To achieve the performance goals set by the HTTP Working Group, HTTP/2 introduces a new binary framing layer that is not backward compatible with previous HTTP/1.x servers and clients—hence the major protocol version increment to HTTP/2.

That said, unless you are implementing a web server (or a custom client) by working with raw TCP sockets, then you won't see any difference: all the new, low-level framing is performed by the client and server on your behalf. The only observable differences will be improved performance and availability of new capabilities like request prioritisation, flow control, and server push.

Streams, messages, and frames

The introduction of the new binary framing mechanism changes how the data is exchanged between the client and server. To describe this process, let's familiarize ourselves with the HTTP/2 terminology:

• Stream: A bidirectional flow of bytes within an established connection, which may carry one or more messages.
• Message: A complete sequence of frames that map to a logical request or response message.
• Frame: The smallest unit of communication in HTTP/2, each containing a frame header, which at a minimum identifies the stream to which the frame belongs.

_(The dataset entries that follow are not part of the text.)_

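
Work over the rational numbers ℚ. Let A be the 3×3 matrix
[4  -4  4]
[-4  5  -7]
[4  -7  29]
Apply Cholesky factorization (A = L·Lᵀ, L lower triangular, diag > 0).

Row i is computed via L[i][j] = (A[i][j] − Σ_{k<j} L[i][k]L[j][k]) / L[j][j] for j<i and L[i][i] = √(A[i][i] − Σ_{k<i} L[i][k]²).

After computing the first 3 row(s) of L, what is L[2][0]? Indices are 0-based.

L[2][0] = 2

Step 1: L[0][0] = √(4) = 2.
  L[1][0] = (-4) / L[0][0] = -2.
Step 2: L[1][1] = √(1) = 1.
  L[2][0] = (4) / L[0][0] = 2.
  L[2][1] = (-3) / L[1][1] = -3.
Step 3: L[2][2] = √(16) = 4.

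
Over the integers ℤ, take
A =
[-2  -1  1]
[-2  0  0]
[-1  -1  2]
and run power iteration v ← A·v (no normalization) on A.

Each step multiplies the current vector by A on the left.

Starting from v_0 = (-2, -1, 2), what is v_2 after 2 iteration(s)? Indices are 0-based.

v_0 = (-2, -1, 2).
v_1 = A·v_0 = (7, 4, 7).
v_2 = A·v_1 = (-11, -14, 3).

v_2 = (-11, -14, 3)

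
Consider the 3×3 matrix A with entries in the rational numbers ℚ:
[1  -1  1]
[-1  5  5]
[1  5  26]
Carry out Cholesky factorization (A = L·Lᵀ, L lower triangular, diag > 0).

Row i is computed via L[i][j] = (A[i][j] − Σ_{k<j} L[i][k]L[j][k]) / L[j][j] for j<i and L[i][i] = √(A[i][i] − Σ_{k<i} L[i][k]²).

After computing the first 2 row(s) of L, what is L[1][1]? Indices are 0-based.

Step 1: L[0][0] = √(1) = 1.
  L[1][0] = (-1) / L[0][0] = -1.
Step 2: L[1][1] = √(4) = 2.

L[1][1] = 2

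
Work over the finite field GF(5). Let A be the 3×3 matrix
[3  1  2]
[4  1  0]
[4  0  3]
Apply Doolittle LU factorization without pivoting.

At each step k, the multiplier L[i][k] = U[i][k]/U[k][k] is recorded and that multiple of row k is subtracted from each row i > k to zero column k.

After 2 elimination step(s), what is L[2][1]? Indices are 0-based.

L[2][1] = 4

[col 0] pivot 3
  R1 -= 3*R0 → (0, 3, 4)  (L[1][0] := 3)
  R2 -= 3*R0 → (0, 2, 2)  (L[2][0] := 3)
[col 1] pivot 3
  R2 -= 4*R1 → (0, 0, 1)  (L[2][1] := 4)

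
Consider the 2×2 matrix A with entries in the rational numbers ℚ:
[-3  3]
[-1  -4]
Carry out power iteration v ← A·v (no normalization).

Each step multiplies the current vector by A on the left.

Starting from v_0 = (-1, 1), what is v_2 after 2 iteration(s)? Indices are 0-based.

v_0 = (-1, 1).
v_1 = A·v_0 = (6, -3).
v_2 = A·v_1 = (-27, 6).

v_2 = (-27, 6)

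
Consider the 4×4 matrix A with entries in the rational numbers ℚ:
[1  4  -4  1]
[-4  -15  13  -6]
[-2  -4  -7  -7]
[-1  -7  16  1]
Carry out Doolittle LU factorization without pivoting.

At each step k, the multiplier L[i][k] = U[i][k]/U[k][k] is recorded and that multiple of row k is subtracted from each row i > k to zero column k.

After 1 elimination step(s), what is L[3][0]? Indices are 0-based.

L[3][0] = -1

[col 0] pivot 1
  R1 -= -4*R0 → (0, 1, -3, -2)  (L[1][0] := -4)
  R2 -= -2*R0 → (0, 4, -15, -5)  (L[2][0] := -2)
  R3 -= -1*R0 → (0, -3, 12, 2)  (L[3][0] := -1)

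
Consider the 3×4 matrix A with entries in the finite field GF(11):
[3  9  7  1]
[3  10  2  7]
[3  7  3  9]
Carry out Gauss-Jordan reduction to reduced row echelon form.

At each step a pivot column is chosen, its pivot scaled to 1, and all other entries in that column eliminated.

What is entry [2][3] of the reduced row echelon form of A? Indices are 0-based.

M[2][3] = 8

pivot(0,0)=3: scale R0 → (1, 3, 6, 4)
  clear (1,0): R1 −= (3)R0 → (0, 1, 6, 6)
  clear (2,0): R2 −= (3)R0 → (0, 9, 7, 8)
pivot(1,1)=1: scale R1 → (0, 1, 6, 6)
  clear (0,1): R0 −= (3)R1 → (1, 0, 10, 8)
  clear (2,1): R2 −= (9)R1 → (0, 0, 8, 9)
pivot(2,2)=8: scale R2 → (0, 0, 1, 8)
  clear (0,2): R0 −= (10)R2 → (1, 0, 0, 5)
  clear (1,2): R1 −= (6)R2 → (0, 1, 0, 2)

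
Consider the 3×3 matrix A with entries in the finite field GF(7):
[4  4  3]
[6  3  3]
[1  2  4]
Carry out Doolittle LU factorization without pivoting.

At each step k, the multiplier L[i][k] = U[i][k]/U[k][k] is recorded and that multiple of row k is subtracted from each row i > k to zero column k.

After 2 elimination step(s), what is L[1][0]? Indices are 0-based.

L[1][0] = 5

[col 0] pivot 4
  R1 -= 5*R0 → (0, 4, 2)  (L[1][0] := 5)
  R2 -= 2*R0 → (0, 1, 5)  (L[2][0] := 2)
[col 1] pivot 4
  R2 -= 2*R1 → (0, 0, 1)  (L[2][1] := 2)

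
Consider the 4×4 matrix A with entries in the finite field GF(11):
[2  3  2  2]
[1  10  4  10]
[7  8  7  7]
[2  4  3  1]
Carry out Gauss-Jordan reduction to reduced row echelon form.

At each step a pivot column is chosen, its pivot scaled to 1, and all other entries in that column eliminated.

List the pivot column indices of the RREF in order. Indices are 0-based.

[1] R0 /= 2  ⇒  (1, 7, 1, 1)
     R1 -= 1·R0  ⇒  (0, 3, 3, 9)
     R2 -= 7·R0  ⇒  (0, 3, 0, 0)
     R3 -= 2·R0  ⇒  (0, 1, 1, 10)
[2] R1 /= 3  ⇒  (0, 1, 1, 3)
     R0 -= 7·R1  ⇒  (1, 0, 5, 2)
     R2 -= 3·R1  ⇒  (0, 0, 8, 2)
     R3 -= 1·R1  ⇒  (0, 0, 0, 7)
[3] R2 /= 8  ⇒  (0, 0, 1, 3)
     R0 -= 5·R2  ⇒  (1, 0, 0, 9)
     R1 -= 1·R2  ⇒  (0, 1, 0, 0)
[4] R3 /= 7  ⇒  (0, 0, 0, 1)
     R0 -= 9·R3  ⇒  (1, 0, 0, 0)
     R2 -= 3·R3  ⇒  (0, 0, 1, 0)

pivot columns: 0, 1, 2, 3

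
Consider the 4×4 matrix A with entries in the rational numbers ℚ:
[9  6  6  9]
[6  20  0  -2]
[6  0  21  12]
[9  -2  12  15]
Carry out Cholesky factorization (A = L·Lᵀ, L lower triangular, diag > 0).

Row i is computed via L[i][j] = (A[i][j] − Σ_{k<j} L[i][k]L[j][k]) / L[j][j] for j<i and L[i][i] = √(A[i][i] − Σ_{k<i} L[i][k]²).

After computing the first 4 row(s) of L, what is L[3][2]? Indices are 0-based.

Step 1: L[0][0] = √(9) = 3.
  L[1][0] = (6) / L[0][0] = 2.
Step 2: L[1][1] = √(16) = 4.
  L[2][0] = (6) / L[0][0] = 2.
  L[2][1] = (-4) / L[1][1] = -1.
Step 3: L[2][2] = √(16) = 4.
  L[3][0] = (9) / L[0][0] = 3.
  L[3][1] = (-8) / L[1][1] = -2.
  L[3][2] = (4) / L[2][2] = 1.
Step 4: L[3][3] = √(1) = 1.

L[3][2] = 1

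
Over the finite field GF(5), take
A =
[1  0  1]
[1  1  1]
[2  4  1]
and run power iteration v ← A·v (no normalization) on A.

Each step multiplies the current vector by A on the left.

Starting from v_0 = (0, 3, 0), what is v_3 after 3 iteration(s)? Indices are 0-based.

v_0 = (0, 3, 0).
v_1 = A·v_0 = (0, 3, 2).
v_2 = A·v_1 = (2, 0, 4).
v_3 = A·v_2 = (1, 1, 3).

v_3 = (1, 1, 3)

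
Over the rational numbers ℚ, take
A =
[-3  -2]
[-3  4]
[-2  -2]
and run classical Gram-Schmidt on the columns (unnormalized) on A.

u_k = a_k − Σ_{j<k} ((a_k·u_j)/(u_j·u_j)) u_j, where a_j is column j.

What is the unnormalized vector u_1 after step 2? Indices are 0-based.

u_1 = (-25/11, 41/11, -24/11)

Step 1: u_0 = a_0 = (-3, -3, -2).
Step 2: u_1 = a_1 − (-1/11)·u_0 = (-25/11, 41/11, -24/11).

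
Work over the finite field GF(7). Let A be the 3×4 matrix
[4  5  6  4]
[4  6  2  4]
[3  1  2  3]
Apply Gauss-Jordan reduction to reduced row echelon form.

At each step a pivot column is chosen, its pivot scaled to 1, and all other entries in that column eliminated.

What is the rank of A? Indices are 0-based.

rank = 3

pivot(0,0)=4: scale R0 → (1, 3, 5, 1)
  clear (1,0): R1 −= (4)R0 → (0, 1, 3, 0)
  clear (2,0): R2 −= (3)R0 → (0, 6, 1, 0)
pivot(1,1)=1: scale R1 → (0, 1, 3, 0)
  clear (0,1): R0 −= (3)R1 → (1, 0, 3, 1)
  clear (2,1): R2 −= (6)R1 → (0, 0, 4, 0)
pivot(2,2)=4: scale R2 → (0, 0, 1, 0)
  clear (0,2): R0 −= (3)R2 → (1, 0, 0, 1)
  clear (1,2): R1 −= (3)R2 → (0, 1, 0, 0)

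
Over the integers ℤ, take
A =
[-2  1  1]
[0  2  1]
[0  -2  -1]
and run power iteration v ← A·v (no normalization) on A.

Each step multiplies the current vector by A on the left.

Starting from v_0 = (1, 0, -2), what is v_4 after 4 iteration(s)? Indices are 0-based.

v_0 = (1, 0, -2).
v_1 = A·v_0 = (-4, -2, 2).
v_2 = A·v_1 = (8, -2, 2).
v_3 = A·v_2 = (-16, -2, 2).
v_4 = A·v_3 = (32, -2, 2).

v_4 = (32, -2, 2)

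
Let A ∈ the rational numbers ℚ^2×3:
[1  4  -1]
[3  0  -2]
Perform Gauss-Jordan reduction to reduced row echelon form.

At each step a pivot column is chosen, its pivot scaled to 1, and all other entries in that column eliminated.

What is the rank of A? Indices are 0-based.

pivot(0,0)=1: scale R0 → (1, 4, -1)
  clear (1,0): R1 −= (3)R0 → (0, -12, 1)
pivot(1,1)=-12: scale R1 → (0, 1, -1/12)
  clear (0,1): R0 −= (4)R1 → (1, 0, -2/3)

rank = 2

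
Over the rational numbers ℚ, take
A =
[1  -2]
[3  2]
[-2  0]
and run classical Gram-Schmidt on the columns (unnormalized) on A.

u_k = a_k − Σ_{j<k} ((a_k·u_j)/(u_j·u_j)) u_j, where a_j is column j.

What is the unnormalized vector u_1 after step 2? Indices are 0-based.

Step 1: u_0 = a_0 = (1, 3, -2).
Step 2: u_1 = a_1 − (2/7)·u_0 = (-16/7, 8/7, 4/7).

u_1 = (-16/7, 8/7, 4/7)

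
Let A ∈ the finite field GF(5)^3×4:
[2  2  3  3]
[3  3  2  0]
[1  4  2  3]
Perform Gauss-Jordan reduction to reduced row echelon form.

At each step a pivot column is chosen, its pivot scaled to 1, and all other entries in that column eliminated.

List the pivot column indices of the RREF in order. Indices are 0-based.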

The relation of these terms can be summarized as follows:

• All communication is performed over a single TCP connection that can carry any number of bidirectional streams.
• Each stream has a unique identifier and optional priority information that is used to carry bidirectional messages.
• Each message is a logical HTTP message, such as a request, or response, which consists of one or more frames.
• The frame is the smallest unit of communication that carries a specific type of data—e.g., HTTP headers, message payload, and so on. Frames from different streams may be interleaved and then reassembled via the embedded stream identifier in the header of each frame.

In short, HTTP/2 breaks down the HTTP protocol communication into an exchange of binary-encoded frames, which are then mapped to messages that belong to a particular stream, all of which are multiplexed within a single TCP connection. This is the foundation that enables all other features and performance optimizations provided by the HTTP/2 protocol.

Stream → Message → Frame

Request and response multiplexing

With HTTP/1.x, if the client wants to make multiple parallel requests to improve performance, then multiple TCP connections must be used (see Using Multiple TCP Connections ). This behavior is a direct consequence of the HTTP/1.x delivery model, which ensures that only one response can be delivered at a time (response queuing) per connection. Worse, this also results in head-of-line blocking and inefficient use of the underlying TCP connection.

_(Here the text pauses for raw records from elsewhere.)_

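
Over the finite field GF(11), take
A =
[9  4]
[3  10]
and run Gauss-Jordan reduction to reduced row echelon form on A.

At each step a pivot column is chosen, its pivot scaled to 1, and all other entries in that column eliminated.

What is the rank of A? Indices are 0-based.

rank = 2

pivot(0,0)=9: scale R0 → (1, 9)
  clear (1,0): R1 −= (3)R0 → (0, 5)
pivot(1,1)=5: scale R1 → (0, 1)
  clear (0,1): R0 −= (9)R1 → (1, 0)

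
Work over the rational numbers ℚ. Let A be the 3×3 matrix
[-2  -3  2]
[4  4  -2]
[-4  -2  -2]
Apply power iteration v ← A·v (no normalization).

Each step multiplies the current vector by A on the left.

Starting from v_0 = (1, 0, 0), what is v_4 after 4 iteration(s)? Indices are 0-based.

v_0 = (1, 0, 0).
v_1 = A·v_0 = (-2, 4, -4).
v_2 = A·v_1 = (-16, 16, 8).
v_3 = A·v_2 = (0, -16, 16).
v_4 = A·v_3 = (80, -96, 0).

v_4 = (80, -96, 0)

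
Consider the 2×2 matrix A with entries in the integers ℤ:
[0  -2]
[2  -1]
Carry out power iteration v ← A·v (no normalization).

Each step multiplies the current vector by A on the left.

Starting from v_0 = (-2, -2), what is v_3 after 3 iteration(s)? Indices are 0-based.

v_3 = (-20, -2)

v_0 = (-2, -2).
v_1 = A·v_0 = (4, -2).
v_2 = A·v_1 = (4, 10).
v_3 = A·v_2 = (-20, -2).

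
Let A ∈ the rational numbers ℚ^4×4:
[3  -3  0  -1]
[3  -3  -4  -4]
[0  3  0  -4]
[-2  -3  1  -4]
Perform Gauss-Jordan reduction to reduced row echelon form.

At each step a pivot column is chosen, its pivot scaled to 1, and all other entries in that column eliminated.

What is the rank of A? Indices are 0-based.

rank = 4

pivot(0,0)=3: scale R0 → (1, -1, 0, -1/3)
  clear (1,0): R1 −= (3)R0 → (0, 0, -4, -3)
  clear (3,0): R3 −= (-2)R0 → (0, -5, 1, -14/3)
pivot(1,1): swap R1↔R2
pivot(1,1)=3: scale R1 → (0, 1, 0, -4/3)
  clear (0,1): R0 −= (-1)R1 → (1, 0, 0, -5/3)
  clear (3,1): R3 −= (-5)R1 → (0, 0, 1, -34/3)
pivot(2,2)=-4: scale R2 → (0, 0, 1, 3/4)
  clear (3,2): R3 −= (1)R2 → (0, 0, 0, -145/12)
pivot(3,3)=-145/12: scale R3 → (0, 0, 0, 1)
  clear (0,3): R0 −= (-5/3)R3 → (1, 0, 0, 0)
  clear (1,3): R1 −= (-4/3)R3 → (0, 1, 0, 0)
  clear (2,3): R2 −= (3/4)R3 → (0, 0, 1, 0)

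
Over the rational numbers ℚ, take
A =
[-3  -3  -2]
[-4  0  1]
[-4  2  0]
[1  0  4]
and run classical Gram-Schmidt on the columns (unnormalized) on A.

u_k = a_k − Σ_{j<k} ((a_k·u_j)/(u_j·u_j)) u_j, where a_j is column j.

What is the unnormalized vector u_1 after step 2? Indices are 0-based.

Step 1: u_0 = a_0 = (-3, -4, -4, 1).
Step 2: u_1 = a_1 − (1/42)·u_0 = (-41/14, 2/21, 44/21, -1/42).

u_1 = (-41/14, 2/21, 44/21, -1/42)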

The new binary framing layer in HTTP/2 removes these limitations, and enables full request and response multiplexing, by allowing the client and server to break down an HTTP message into independent frames, interleave them, and then reassemble them on the other end.

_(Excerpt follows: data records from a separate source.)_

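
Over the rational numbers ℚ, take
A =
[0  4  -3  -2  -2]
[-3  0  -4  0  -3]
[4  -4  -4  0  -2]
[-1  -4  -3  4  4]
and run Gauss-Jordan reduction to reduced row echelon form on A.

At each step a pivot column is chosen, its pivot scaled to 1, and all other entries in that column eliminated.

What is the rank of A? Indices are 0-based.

step 1: exchange rows 0,1
step 1: normalize row 0 (÷-3) = (1, 0, 4/3, 0, 1)
  row 2: subtract 4×row0 = (0, -4, -28/3, 0, -6)
  row 3: subtract -1×row0 = (0, -4, -5/3, 4, 5)
step 2: normalize row 1 (÷4) = (0, 1, -3/4, -1/2, -1/2)
  row 2: subtract -4×row1 = (0, 0, -37/3, -2, -8)
  row 3: subtract -4×row1 = (0, 0, -14/3, 2, 3)
step 3: normalize row 2 (÷-37/3) = (0, 0, 1, 6/37, 24/37)
  row 0: subtract 4/3×row2 = (1, 0, 0, -8/37, 5/37)
  row 1: subtract -3/4×row2 = (0, 1, 0, -14/37, -1/74)
  row 3: subtract -14/3×row2 = (0, 0, 0, 102/37, 223/37)
step 4: normalize row 3 (÷102/37) = (0, 0, 0, 1, 223/102)
  row 0: subtract -8/37×row3 = (1, 0, 0, 0, 31/51)
  row 1: subtract -14/37×row3 = (0, 1, 0, 0, 83/102)
  row 2: subtract 6/37×row3 = (0, 0, 1, 0, 5/17)

rank = 4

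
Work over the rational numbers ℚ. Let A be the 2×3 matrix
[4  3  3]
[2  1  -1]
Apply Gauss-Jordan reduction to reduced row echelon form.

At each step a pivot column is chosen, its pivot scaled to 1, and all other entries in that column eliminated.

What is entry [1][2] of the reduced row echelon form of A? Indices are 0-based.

M[1][2] = 5

pivot(0,0)=4: scale R0 → (1, 3/4, 3/4)
  clear (1,0): R1 −= (2)R0 → (0, -1/2, -5/2)
pivot(1,1)=-1/2: scale R1 → (0, 1, 5)
  clear (0,1): R0 −= (3/4)R1 → (1, 0, -3)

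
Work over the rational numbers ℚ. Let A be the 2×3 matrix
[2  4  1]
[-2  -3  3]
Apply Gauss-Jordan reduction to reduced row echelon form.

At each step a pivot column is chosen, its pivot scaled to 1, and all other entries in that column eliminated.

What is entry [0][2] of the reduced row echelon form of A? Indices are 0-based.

M[0][2] = -15/2

pivot(0,0)=2: scale R0 → (1, 2, 1/2)
  clear (1,0): R1 −= (-2)R0 → (0, 1, 4)
pivot(1,1)=1: scale R1 → (0, 1, 4)
  clear (0,1): R0 −= (2)R1 → (1, 0, -15/2)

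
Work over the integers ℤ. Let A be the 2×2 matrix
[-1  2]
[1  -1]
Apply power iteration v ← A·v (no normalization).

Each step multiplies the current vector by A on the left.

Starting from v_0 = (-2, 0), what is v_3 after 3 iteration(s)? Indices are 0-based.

v_0 = (-2, 0).
v_1 = A·v_0 = (2, -2).
v_2 = A·v_1 = (-6, 4).
v_3 = A·v_2 = (14, -10).

v_3 = (14, -10)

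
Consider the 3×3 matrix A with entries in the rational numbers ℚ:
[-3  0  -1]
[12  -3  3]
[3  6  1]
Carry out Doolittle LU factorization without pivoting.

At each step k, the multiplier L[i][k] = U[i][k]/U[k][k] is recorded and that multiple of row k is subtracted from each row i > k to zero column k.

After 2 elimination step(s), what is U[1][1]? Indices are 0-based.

U[1][1] = -3

Step 1: pivot at (0,0) is -3.
  row1 ← row1 − (-4)·row0  ⇒  L[1][0]=-4, U row1=(0, -3, -1)
  row2 ← row2 − (-1)·row0  ⇒  L[2][0]=-1, U row2=(0, 6, 0)
Step 2: pivot at (1,1) is -3.
  row2 ← row2 − (-2)·row1  ⇒  L[2][1]=-2, U row2=(0, 0, -2)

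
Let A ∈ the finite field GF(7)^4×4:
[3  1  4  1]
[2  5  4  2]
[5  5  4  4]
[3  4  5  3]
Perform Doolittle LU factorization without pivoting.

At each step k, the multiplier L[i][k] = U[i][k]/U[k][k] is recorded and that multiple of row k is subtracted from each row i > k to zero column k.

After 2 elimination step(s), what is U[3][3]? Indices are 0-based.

Step 1: pivot at (0,0) is 3.
  row1 ← row1 − (3)·row0  ⇒  L[1][0]=3, U row1=(0, 2, 6, 6)
  row2 ← row2 − (4)·row0  ⇒  L[2][0]=4, U row2=(0, 1, 2, 0)
  row3 ← row3 − (1)·row0  ⇒  L[3][0]=1, U row3=(0, 3, 1, 2)
Step 2: pivot at (1,1) is 2.
  row2 ← row2 − (4)·row1  ⇒  L[2][1]=4, U row2=(0, 0, 6, 4)
  row3 ← row3 − (5)·row1  ⇒  L[3][1]=5, U row3=(0, 0, 6, 0)

U[3][3] = 0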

The snapshot captures multiple streams in flight within the same connection. The client is transmitting a DATA frame (stream 5) to the server, while the server is transmitting an interleaved sequence of frames to the client for streams 1 and 3. As a result, there are three parallel streams in flight.

The ability to break down an HTTP message into independent frames, interleave them, and then reassemble them on the other end is the single most important enhancement of HTTP/2. In fact, it introduces a ripple effect of numerous performance benefits across the entire stack of all web technologies, enabling us to:

• Interleave multiple requests in parallel without blocking on any one.